Because we have the autism you don’t usually hear about, when we speak about our family’s journey we are met with varying responses…
Those close to us will say “he must be upset we are visiting, upsetting his schedule”. Nope.
Recently an educator who should have known better implied Ben would be able to talk if she had gotten to him earlier. Thanks.
The autism community admonishes us for not appreciating the gifts and unique qualities of this autism. Sigh.
We don’t know why he didn’t respond to the same interventions that helped others talk. Why do some kids learn to talk while others cannot? The list of interventions we tried and continue to try are too numerous to list. But sometimes autism just unfolds.
Because he is also intellectually disabled he is served by DDS (Department of Developmental Services) In 3 years, when he turns 21, he will begin vocational work in day programs for those with IDD. Aren’t we lucky? After all, many people with autism don’t qualify for DDS because they have a high IQ.
Except those programs were never set up with autism in mind. Sensory friendly lighting? Limited background noise? Separate areas to compose oneself in a safe, calm area? The basic autism friendly adjustments are all but nonexistent.

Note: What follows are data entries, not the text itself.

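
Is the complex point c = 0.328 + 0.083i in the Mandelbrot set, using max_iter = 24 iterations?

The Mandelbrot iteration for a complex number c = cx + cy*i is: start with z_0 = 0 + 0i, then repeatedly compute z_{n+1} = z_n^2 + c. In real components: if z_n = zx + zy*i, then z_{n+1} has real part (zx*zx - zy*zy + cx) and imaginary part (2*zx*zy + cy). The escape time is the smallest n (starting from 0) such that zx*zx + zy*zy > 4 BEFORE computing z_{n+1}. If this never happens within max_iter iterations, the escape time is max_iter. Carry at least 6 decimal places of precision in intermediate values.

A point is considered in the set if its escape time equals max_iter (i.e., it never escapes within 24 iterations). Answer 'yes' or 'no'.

z_0 = 0 + 0i, c = 0.3280 + 0.0830i
Iter 1: z = 0.3280 + 0.0830i, |z|^2 = 0.1145
Iter 2: z = 0.4287 + 0.1374i, |z|^2 = 0.2027
Iter 3: z = 0.4929 + 0.2008i, |z|^2 = 0.2833
Iter 4: z = 0.5306 + 0.2810i, |z|^2 = 0.3605
Iter 5: z = 0.5306 + 0.3812i, |z|^2 = 0.4268
Iter 6: z = 0.4642 + 0.4875i, |z|^2 = 0.4531
Iter 7: z = 0.3058 + 0.5356i, |z|^2 = 0.3804
Iter 8: z = 0.1347 + 0.4106i, |z|^2 = 0.1867
Iter 9: z = 0.1775 + 0.1936i, |z|^2 = 0.0690
Iter 10: z = 0.3220 + 0.1517i, |z|^2 = 0.1267
Iter 11: z = 0.4087 + 0.1807i, |z|^2 = 0.1997
Iter 12: z = 0.4624 + 0.2307i, |z|^2 = 0.2670
Iter 13: z = 0.4885 + 0.2964i, |z|^2 = 0.3265
Iter 14: z = 0.4788 + 0.3726i, |z|^2 = 0.3681
Iter 15: z = 0.4185 + 0.4398i, |z|^2 = 0.3686
Iter 16: z = 0.3097 + 0.4511i, |z|^2 = 0.2994
Iter 17: z = 0.2204 + 0.3624i, |z|^2 = 0.1799
Iter 18: z = 0.2452 + 0.2428i, |z|^2 = 0.1191
Iter 19: z = 0.3292 + 0.2021i, |z|^2 = 0.1492
Iter 20: z = 0.3955 + 0.2160i, |z|^2 = 0.2031
Iter 21: z = 0.4378 + 0.2539i, |z|^2 = 0.2561
Iter 22: z = 0.4552 + 0.3053i, |z|^2 = 0.3004
Iter 23: z = 0.4420 + 0.3609i, |z|^2 = 0.3256
Did not escape in 24 iterations → in set

Answer: yes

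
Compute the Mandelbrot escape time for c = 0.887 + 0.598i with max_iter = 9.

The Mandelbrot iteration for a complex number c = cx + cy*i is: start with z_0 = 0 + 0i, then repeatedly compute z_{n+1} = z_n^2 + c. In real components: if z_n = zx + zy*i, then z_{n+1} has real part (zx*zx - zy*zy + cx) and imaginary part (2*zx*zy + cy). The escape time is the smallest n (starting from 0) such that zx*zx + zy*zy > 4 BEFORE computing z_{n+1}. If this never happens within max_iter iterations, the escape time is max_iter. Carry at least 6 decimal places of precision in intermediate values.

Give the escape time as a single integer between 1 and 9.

Answer: 2

Derivation:
z_0 = 0 + 0i, c = 0.8870 + 0.5980i
Iter 1: z = 0.8870 + 0.5980i, |z|^2 = 1.1444
Iter 2: z = 1.3162 + 1.6589i, |z|^2 = 4.4841
Escaped at iteration 2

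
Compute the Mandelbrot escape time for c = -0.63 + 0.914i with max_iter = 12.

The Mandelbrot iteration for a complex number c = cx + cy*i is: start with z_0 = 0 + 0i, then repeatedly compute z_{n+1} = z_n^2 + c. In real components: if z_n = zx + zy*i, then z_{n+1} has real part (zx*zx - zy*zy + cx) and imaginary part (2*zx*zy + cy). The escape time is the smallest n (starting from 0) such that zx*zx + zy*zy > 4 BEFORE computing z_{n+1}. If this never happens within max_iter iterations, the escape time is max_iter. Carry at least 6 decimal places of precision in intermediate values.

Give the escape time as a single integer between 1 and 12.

z_0 = 0 + 0i, c = -0.6300 + 0.9140i
Iter 1: z = -0.6300 + 0.9140i, |z|^2 = 1.2323
Iter 2: z = -1.0685 + -0.2376i, |z|^2 = 1.1982
Iter 3: z = 0.4552 + 1.4218i, |z|^2 = 2.2288
Iter 4: z = -2.4444 + 2.2085i, |z|^2 = 10.8524
Escaped at iteration 4

Answer: 4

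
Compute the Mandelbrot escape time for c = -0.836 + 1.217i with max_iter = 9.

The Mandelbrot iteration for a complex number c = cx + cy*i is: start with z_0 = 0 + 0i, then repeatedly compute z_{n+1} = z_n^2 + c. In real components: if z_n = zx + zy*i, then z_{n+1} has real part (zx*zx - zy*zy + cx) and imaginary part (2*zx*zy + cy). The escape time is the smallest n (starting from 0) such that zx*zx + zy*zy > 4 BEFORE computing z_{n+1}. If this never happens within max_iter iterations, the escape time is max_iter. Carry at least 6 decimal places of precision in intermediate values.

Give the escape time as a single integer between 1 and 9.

Answer: 3

Derivation:
z_0 = 0 + 0i, c = -0.8360 + 1.2170i
Iter 1: z = -0.8360 + 1.2170i, |z|^2 = 2.1800
Iter 2: z = -1.6182 + -0.8178i, |z|^2 = 3.2874
Iter 3: z = 1.1137 + 3.8638i, |z|^2 = 16.1693
Escaped at iteration 3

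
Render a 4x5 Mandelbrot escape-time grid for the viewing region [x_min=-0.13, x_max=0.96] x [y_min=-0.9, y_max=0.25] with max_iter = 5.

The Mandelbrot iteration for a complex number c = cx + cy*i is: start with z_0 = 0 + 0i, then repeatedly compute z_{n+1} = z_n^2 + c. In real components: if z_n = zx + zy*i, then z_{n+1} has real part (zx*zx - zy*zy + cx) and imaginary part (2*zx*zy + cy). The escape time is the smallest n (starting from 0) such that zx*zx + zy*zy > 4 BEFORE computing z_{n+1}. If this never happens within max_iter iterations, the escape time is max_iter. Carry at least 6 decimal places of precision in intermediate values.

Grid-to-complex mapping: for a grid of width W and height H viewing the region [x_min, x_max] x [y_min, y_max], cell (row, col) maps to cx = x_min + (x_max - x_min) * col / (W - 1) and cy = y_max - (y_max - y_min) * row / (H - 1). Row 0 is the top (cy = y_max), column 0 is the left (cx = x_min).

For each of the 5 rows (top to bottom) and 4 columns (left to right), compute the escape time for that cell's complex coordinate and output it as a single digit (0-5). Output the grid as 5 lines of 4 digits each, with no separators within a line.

Answer: 5543
5543
5542
5532
5432

Derivation:
(row=0, col=0): c = -0.1300 + 0.2500i → escape time 5
(row=0, col=1): c = 0.2333 + 0.2500i → escape time 5
(row=0, col=2): c = 0.5967 + 0.2500i → escape time 4
(row=0, col=3): c = 0.9600 + 0.2500i → escape time 3
(row=1, col=0): c = -0.1300 + -0.0375i → escape time 5
(row=1, col=1): c = 0.2333 + -0.0375i → escape time 5
(row=1, col=2): c = 0.5967 + -0.0375i → escape time 4
(row=1, col=3): c = 0.9600 + -0.0375i → escape time 3
(row=2, col=0): c = -0.1300 + -0.3250i → escape time 5
(row=2, col=1): c = 0.2333 + -0.3250i → escape time 5
(row=2, col=2): c = 0.5967 + -0.3250i → escape time 4
(row=2, col=3): c = 0.9600 + -0.3250i → escape time 2
(row=3, col=0): c = -0.1300 + -0.6125i → escape time 5
(row=3, col=1): c = 0.2333 + -0.6125i → escape time 5
(row=3, col=2): c = 0.5967 + -0.6125i → escape time 3
(row=3, col=3): c = 0.9600 + -0.6125i → escape time 2
(row=4, col=0): c = -0.1300 + -0.9000i → escape time 5
(row=4, col=1): c = 0.2333 + -0.9000i → escape time 4
(row=4, col=2): c = 0.5967 + -0.9000i → escape time 3
(row=4, col=3): c = 0.9600 + -0.9000i → escape time 2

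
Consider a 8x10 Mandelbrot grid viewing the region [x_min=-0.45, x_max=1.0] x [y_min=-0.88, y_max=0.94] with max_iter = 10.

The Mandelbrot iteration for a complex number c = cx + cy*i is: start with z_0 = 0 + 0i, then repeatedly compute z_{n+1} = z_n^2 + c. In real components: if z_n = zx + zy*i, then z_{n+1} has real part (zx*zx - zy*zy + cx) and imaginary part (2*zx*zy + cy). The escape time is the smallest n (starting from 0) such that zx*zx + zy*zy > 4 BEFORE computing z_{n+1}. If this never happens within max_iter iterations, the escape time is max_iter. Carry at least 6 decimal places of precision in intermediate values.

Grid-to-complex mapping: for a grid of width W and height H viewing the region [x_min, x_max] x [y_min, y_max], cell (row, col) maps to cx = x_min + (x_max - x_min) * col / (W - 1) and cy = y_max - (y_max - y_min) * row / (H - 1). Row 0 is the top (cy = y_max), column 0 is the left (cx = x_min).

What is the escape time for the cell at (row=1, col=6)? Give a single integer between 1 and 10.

z_0 = 0 + 0i, c = 0.7929 + 0.7378i
Iter 1: z = 0.7929 + 0.7378i, |z|^2 = 1.1729
Iter 2: z = 0.8772 + 1.9077i, |z|^2 = 4.4087
Escaped at iteration 2

Answer: 2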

How can they expect success? How will this decrease behaviors? Answer: “Your behaviors are not a good fit for our program” is the party line.

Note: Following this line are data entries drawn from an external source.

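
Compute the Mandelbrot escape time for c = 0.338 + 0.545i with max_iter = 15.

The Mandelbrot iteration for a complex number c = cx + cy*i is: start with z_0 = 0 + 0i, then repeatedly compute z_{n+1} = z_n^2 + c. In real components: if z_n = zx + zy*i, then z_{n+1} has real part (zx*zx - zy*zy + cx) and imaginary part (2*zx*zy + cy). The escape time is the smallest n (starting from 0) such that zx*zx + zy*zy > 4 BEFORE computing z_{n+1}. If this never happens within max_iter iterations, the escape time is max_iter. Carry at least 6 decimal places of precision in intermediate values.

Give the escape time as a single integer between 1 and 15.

z_0 = 0 + 0i, c = 0.3380 + 0.5450i
Iter 1: z = 0.3380 + 0.5450i, |z|^2 = 0.4113
Iter 2: z = 0.1552 + 0.9134i, |z|^2 = 0.8584
Iter 3: z = -0.4722 + 0.8286i, |z|^2 = 0.9095
Iter 4: z = -0.1255 + -0.2376i, |z|^2 = 0.0722
Iter 5: z = 0.2973 + 0.6046i, |z|^2 = 0.4540
Iter 6: z = 0.0608 + 0.9045i, |z|^2 = 0.8219
Iter 7: z = -0.4765 + 0.6550i, |z|^2 = 0.6561
Iter 8: z = 0.1360 + -0.0792i, |z|^2 = 0.0248
Iter 9: z = 0.3502 + 0.5235i, |z|^2 = 0.3967
Iter 10: z = 0.1866 + 0.9116i, |z|^2 = 0.8659
Iter 11: z = -0.4583 + 0.8853i, |z|^2 = 0.9938
Iter 12: z = -0.2357 + -0.2664i, |z|^2 = 0.1265
Iter 13: z = 0.3226 + 0.6706i, |z|^2 = 0.5538
Iter 14: z = -0.0076 + 0.9777i, |z|^2 = 0.9559

Answer: 15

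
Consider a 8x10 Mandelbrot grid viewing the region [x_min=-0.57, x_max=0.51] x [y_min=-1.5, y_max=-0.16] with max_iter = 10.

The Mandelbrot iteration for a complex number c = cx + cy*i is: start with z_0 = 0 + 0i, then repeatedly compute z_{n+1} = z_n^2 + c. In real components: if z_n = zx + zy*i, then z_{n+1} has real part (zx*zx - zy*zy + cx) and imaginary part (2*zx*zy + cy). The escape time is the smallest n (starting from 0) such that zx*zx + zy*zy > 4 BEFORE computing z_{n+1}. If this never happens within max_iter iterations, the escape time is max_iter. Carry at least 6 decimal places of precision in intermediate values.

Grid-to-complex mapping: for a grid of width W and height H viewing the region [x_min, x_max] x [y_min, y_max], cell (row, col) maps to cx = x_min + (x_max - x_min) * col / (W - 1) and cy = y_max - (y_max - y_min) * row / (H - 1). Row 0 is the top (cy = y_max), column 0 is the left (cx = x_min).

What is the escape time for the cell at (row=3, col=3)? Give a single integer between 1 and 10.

z_0 = 0 + 0i, c = -0.1071 + -0.6067i
Iter 1: z = -0.1071 + -0.6067i, |z|^2 = 0.3795
Iter 2: z = -0.4637 + -0.4767i, |z|^2 = 0.4422
Iter 3: z = -0.1193 + -0.1646i, |z|^2 = 0.0413
Iter 4: z = -0.1200 + -0.5674i, |z|^2 = 0.3363
Iter 5: z = -0.4147 + -0.4705i, |z|^2 = 0.3933
Iter 6: z = -0.1566 + -0.2165i, |z|^2 = 0.0714
Iter 7: z = -0.1295 + -0.5389i, |z|^2 = 0.3072
Iter 8: z = -0.3808 + -0.4671i, |z|^2 = 0.3632
Iter 9: z = -0.1803 + -0.2509i, |z|^2 = 0.0955

Answer: 10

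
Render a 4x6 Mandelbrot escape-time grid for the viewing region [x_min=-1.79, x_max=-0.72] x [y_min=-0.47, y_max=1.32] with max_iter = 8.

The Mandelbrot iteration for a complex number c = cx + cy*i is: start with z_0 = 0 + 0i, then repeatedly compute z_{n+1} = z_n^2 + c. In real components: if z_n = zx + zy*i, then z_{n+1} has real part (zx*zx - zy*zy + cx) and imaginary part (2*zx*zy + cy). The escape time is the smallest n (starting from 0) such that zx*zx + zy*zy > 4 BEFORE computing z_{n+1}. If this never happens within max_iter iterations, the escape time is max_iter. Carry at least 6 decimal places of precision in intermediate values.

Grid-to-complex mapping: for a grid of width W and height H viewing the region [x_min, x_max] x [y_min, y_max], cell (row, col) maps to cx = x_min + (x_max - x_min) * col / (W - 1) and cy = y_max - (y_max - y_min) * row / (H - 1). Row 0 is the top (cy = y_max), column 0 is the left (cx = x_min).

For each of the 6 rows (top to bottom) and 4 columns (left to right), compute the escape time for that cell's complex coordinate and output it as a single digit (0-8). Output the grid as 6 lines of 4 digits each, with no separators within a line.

Answer: 1222
1334
3346
4588
4888
3358

Derivation:
(row=0, col=0): c = -1.7900 + 1.3200i → escape time 1
(row=0, col=1): c = -1.4333 + 1.3200i → escape time 2
(row=0, col=2): c = -1.0767 + 1.3200i → escape time 2
(row=0, col=3): c = -0.7200 + 1.3200i → escape time 2
(row=1, col=0): c = -1.7900 + 0.9620i → escape time 1
(row=1, col=1): c = -1.4333 + 0.9620i → escape time 3
(row=1, col=2): c = -1.0767 + 0.9620i → escape time 3
(row=1, col=3): c = -0.7200 + 0.9620i → escape time 4
(row=2, col=0): c = -1.7900 + 0.6040i → escape time 3
(row=2, col=1): c = -1.4333 + 0.6040i → escape time 3
(row=2, col=2): c = -1.0767 + 0.6040i → escape time 4
(row=2, col=3): c = -0.7200 + 0.6040i → escape time 6
(row=3, col=0): c = -1.7900 + 0.2460i → escape time 4
(row=3, col=1): c = -1.4333 + 0.2460i → escape time 5
(row=3, col=2): c = -1.0767 + 0.2460i → escape time 8
(row=3, col=3): c = -0.7200 + 0.2460i → escape time 8
(row=4, col=0): c = -1.7900 + -0.1120i → escape time 4
(row=4, col=1): c = -1.4333 + -0.1120i → escape time 8
(row=4, col=2): c = -1.0767 + -0.1120i → escape time 8
(row=4, col=3): c = -0.7200 + -0.1120i → escape time 8
(row=5, col=0): c = -1.7900 + -0.4700i → escape time 3
(row=5, col=1): c = -1.4333 + -0.4700i → escape time 3
(row=5, col=2): c = -1.0767 + -0.4700i → escape time 5
(row=5, col=3): c = -0.7200 + -0.4700i → escape time 8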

Sheltered workshops are closing or closed. Although the chief objection to sheltered workshops is financial exploitation, wage-earning is not the primary purpose of many of these ventures. Importantly, workshop compensation typically represents just a small fraction of the benefits conferred on the disabled individual: the full support package may include Social Security Income (which can be reduced as wages increase), Medicaid-funded supports, in-home assistance, residential care, behavioral support, respite, recreation, and other therapeutic services. This does not even include the money paid to workshops for providing training and supervision in safe, structured environments – necessary structural fees that often dwarf the compensation paid directly to participants.
Without vocational options, a future of isolation is inevitable. I have no choice but to tell our story and try to create a better future for Ben.
A lawyer-friend of mine with a son similar to Ben also tries to create a better world for her son. She received this message on Facebook:
“I’m sick of looking at your feed and being told not to use the word retarded. I’m sick of being told I have to hire retarded people and spend my tax money to educate them. Doesn’t it make more sense to educate normals kids, they’re the ones who make a difference in the world and grow up and make money and have families of their own. That is what matters. How about poor kids who don’t get educated, who is a lawyer for them. At least a normal poor kid can grow up and be something with an education. Im sick of hearing that you have a retarded son, get OVER IT. Life is tough for everyone and I don’t feel sorry for you. Be a lawyer for people who really need it not for people who don’t even know you are helping them.”
No wonder you don’t often hear about our type of autism. It’s too hard to handle the day-to-day challenges, the isolation, the pushback from others with autism, and people who believe that social services shouldn’t be wasted on our type of kids.
With the future barreling at us like a meteor, I am in a massive hurry to create something for Ben for when he turns 21. It seems an impossible task. I need help. I appreciate The World According to Eleanor, for sharing our story. We need a movement to help us but this is a start.